Broadcom sent tremors through the semiconductor industry when it unveiled a $US130 billion bid for rival Qualcomm — a deal that, if successful, would be the largest tech takeover of all time.
The deal is also making waves on Wall Street, where bankers could earn a monster payday from the tie-up of the fourth- and sixth-largest chipmakers in the world.
Moelis & Co., Citi, Deutsche Bank, JPMorgan, Bank of America Merrill Lynch, and Morgan Stanley are each advising Broadcom on the potential merger, which came to light Friday, the day after Broadcom CEO Hock Tan made a high-profile visit to the White House to announce his company’s relocation to the United States.

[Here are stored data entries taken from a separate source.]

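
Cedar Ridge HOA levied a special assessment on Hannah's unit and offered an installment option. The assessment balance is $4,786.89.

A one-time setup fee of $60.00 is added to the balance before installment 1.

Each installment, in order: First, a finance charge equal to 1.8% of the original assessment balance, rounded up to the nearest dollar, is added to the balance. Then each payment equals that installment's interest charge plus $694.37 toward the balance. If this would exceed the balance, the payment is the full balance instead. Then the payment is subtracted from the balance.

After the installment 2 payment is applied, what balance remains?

Installment 1: opening $4,846.89; interest $87.00 → $4,933.89; payment $781.37; balance $4,152.52
Installment 2: opening $4,152.52; interest $87.00 → $4,239.52; payment $781.37; balance $3,458.15

$3,458.15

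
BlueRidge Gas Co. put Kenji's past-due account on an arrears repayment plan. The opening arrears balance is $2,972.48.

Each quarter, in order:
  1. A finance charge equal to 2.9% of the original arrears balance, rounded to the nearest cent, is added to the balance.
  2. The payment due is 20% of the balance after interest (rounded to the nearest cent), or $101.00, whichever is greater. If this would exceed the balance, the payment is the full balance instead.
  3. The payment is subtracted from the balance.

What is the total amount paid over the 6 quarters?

# | Opening | Interest | Payment | End bal
1 | $2,972.48 | $86.20 | $611.74 | $2,446.94
2 | $2,446.94 | $86.20 | $506.63 | $2,026.51
3 | $2,026.51 | $86.20 | $422.54 | $1,690.17
4 | $1,690.17 | $86.20 | $355.27 | $1,421.10
5 | $1,421.10 | $86.20 | $301.46 | $1,205.84
6 | $1,205.84 | $86.20 | $258.41 | $1,033.63
Total paid: $2,456.05

$2,456.05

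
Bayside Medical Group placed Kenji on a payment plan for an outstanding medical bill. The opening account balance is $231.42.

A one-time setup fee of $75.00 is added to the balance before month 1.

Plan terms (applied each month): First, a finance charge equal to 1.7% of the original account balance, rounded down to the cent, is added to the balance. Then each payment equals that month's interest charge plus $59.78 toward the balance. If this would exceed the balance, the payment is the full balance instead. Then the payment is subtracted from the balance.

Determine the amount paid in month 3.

Month 1: $306.42 +$3.93 interest = $310.35; pay $63.71 → $246.64
Month 2: $246.64 +$3.93 interest = $250.57; pay $63.71 → $186.86
Month 3: $186.86 +$3.93 interest = $190.79; pay $63.71 → $127.08

$63.71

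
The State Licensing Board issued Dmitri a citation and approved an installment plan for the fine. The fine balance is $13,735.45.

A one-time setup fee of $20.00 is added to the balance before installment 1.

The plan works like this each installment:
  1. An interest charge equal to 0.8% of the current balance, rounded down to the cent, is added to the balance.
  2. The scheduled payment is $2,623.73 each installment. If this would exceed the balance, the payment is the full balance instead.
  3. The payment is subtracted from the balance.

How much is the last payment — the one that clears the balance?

# | Opening | Interest | Payment | End bal
1 | $13,755.45 | $110.04 | $2,623.73 | $11,241.76
2 | $11,241.76 | $89.93 | $2,623.73 | $8,707.96
3 | $8,707.96 | $69.66 | $2,623.73 | $6,153.89
4 | $6,153.89 | $49.23 | $2,623.73 | $3,579.39
5 | $3,579.39 | $28.63 | $2,623.73 | $984.29
6 | $984.29 | $7.87 | $992.16 | $0.00

$992.16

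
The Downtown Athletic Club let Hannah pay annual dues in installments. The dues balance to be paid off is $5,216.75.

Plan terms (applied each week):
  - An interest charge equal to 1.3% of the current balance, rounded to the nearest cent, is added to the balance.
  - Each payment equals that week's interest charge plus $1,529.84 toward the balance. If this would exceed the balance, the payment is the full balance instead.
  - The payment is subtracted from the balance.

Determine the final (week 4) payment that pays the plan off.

# | Opening | Interest | Payment | End bal
1 | $5,216.75 | $67.82 | $1,597.66 | $3,686.91
2 | $3,686.91 | $47.93 | $1,577.77 | $2,157.07
3 | $2,157.07 | $28.04 | $1,557.88 | $627.23
4 | $627.23 | $8.15 | $635.38 | $0.00

$635.38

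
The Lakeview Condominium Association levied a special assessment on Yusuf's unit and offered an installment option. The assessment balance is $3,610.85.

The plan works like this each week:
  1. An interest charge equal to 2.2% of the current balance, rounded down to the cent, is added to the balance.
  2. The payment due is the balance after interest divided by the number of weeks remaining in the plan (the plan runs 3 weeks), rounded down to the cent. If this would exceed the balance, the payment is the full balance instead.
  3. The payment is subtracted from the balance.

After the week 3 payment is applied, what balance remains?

$0.00

Week 1: $3,610.85 +$79.43 interest = $3,690.28; pay $1,230.09 → $2,460.19
Week 2: $2,460.19 +$54.12 interest = $2,514.31; pay $1,257.15 → $1,257.16
Week 3: $1,257.16 +$27.65 interest = $1,284.81; pay $1,284.81 → $0.00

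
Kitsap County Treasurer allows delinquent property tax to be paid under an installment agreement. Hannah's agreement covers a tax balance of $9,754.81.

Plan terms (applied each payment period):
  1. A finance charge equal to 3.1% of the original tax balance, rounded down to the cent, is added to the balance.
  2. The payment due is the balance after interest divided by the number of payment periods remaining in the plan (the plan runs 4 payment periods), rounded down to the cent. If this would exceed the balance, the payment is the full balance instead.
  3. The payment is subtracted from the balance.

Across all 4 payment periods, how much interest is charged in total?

$1,209.56

Payment period 1: opening $9,754.81; interest $302.39 → $10,057.20; payment $2,514.30; balance $7,542.90
Payment period 2: opening $7,542.90; interest $302.39 → $7,845.29; payment $2,615.09; balance $5,230.20
Payment period 3: opening $5,230.20; interest $302.39 → $5,532.59; payment $2,766.29; balance $2,766.30
Payment period 4: opening $2,766.30; interest $302.39 → $3,068.69; payment $3,068.69; balance $0.00
Total interest: $302.39 + $302.39 + $302.39 + $302.39 = $1,209.56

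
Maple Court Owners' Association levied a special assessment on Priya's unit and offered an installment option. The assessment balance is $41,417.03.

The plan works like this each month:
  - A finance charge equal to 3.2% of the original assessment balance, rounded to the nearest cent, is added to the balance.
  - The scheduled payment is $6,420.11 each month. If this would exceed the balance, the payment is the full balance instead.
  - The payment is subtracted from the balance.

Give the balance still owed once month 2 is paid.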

Those banks could share between $US110 million and $US135 million in fees, according to Jeffrey Nassof, director of consulting firm Freeman & Co.
Bank of America, Citi, Deutsche Bank, JPMorgan, and Morgan Stanley are also helping arrange debt financing, and Silver Lake Partners has agreed to supply $US5 billion in convertible debt financing.
Qualcomm is reportedly resistant to the Broadcom’s overtures, which would face close regulatory scrutiny and a long path to completion.
The San Diego-based company, which has been in lengthy talks for its own proposed $US47 billion acquisition of NXP Semiconductors, hasn’t revealed its banking team for the Qualcomm deal, which would generate between $US120 million and $US145 million in fees, according to Nassof.
Goldman Sachs and Evercore have been advising Qualcomm on the NXP transaction.
All told, if the largest tech acquisition in history plays out, it could mean one of the largest Wall Street paydays in history, too: as much as $US280 million in advisory fees.